Deswegen werden auch nur ausschließlich die zuständigen Stellen, also die Veterinärbehörden selbst, Zugriff auf das Videomaterial haben. Dazu brauchen wir eine rechtssichere Regelung, die alle Rechtskreise miteinander abwägt.

In diesem Zusammenhang ist positiv hervorzuheben, dass viele Schlachthöfe bereits freiwillig die Videoüberwachung eingeführt haben und durchführen.

Dieses vorbildliche Engagement der Unternehmen gilt es aufzugreifen und in Nordrhein-Westfalen zum Standard zu machen und auch im ganzen Bundesgebiet, da auch der Einzelhandel zunehmend fordert, dass das gelieferte Fleisch aus Schlachthöfen mit genügend Tierschutz und Videoüberwachung stammt.

Wir unterstützen daher die Bundesratsinitiative unserer und der niedersächsischen Ministerin ausdrücklich. – Vielen Dank.

(Beifall von der FDP und der CDU)

Vielen Dank, Herr Kollege. – Für die SPD hat nun die Kollegin Blask das Wort.

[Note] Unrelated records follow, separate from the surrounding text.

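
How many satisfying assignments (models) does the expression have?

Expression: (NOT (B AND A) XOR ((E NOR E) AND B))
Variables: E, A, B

Satisfying assignments: (0,0,0), (0,1,0), (0,1,1), (1,0,0), (1,0,1), (1,1,0)
Count: 6 out of 8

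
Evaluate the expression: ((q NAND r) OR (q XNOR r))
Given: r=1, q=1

Substituting: ((1 NAND 1) OR (1 XNOR 1))
= 1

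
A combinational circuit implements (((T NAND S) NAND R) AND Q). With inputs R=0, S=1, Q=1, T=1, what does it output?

Substituting: (((1 NAND 1) NAND 0) AND 1)
= 1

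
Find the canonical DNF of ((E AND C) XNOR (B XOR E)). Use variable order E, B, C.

(NOT E AND NOT B AND NOT C) OR (NOT E AND NOT B AND C) OR (E AND NOT B AND C) OR (E AND B AND NOT C)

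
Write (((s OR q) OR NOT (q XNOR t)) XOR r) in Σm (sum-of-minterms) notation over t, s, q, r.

Σm(1, 2, 4, 6, 8, 10, 12, 14) = (NOT t AND NOT s AND NOT q AND r) OR (NOT t AND NOT s AND q AND NOT r) OR (NOT t AND s AND NOT q AND NOT r) OR (NOT t AND s AND q AND NOT r) OR (t AND NOT s AND NOT q AND NOT r) OR (t AND NOT s AND q AND NOT r) OR (t AND s AND NOT q AND NOT r) OR (t AND s AND q AND NOT r)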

Sehr geehrter Herr Präsident! Meine sehr verehrten Kolleginnen und Kollegen! Die Überwachung von Schlachthöfen per Video zum Wohle der Tiere ist eine ernste Angelegenheit. Der vorliegende Antrag wird der Sache aber nicht gerecht. Sie versprechen, mehr für den Tierschutz zu tun, aber Ihr Konzept für den neuen Tierschutz in NRW ist bloß heiße Luft. Dabei ist die Sache sehr ernst zu nehmen.

Das Leiden der Tiere wurde zuletzt im Herbst 2018 in niedersächsischen Schlachthöfen dokumentiert. Videos aus einem Betrieb in Oldenburg zeigen Rinder, die unter Stromstößen zusammensacken und bei vollem Bewusstsein ausbluten. Die Vorfälle gibt es nicht nur in Norddeutschland. Auch in NRW sind Vorfälle von Tierquälerei in Großbetrieben, wie etwa in Düren, dokumentiert worden. Laut Landesamt für Natur, Umwelt und Verbraucherschutz gibt es in NRW 460 offiziell zugelassene Schlachtstätten. Die Wahrscheinlichkeit, dass nicht nur Tiere in Düren leiden mussten, ist also relativ hoch.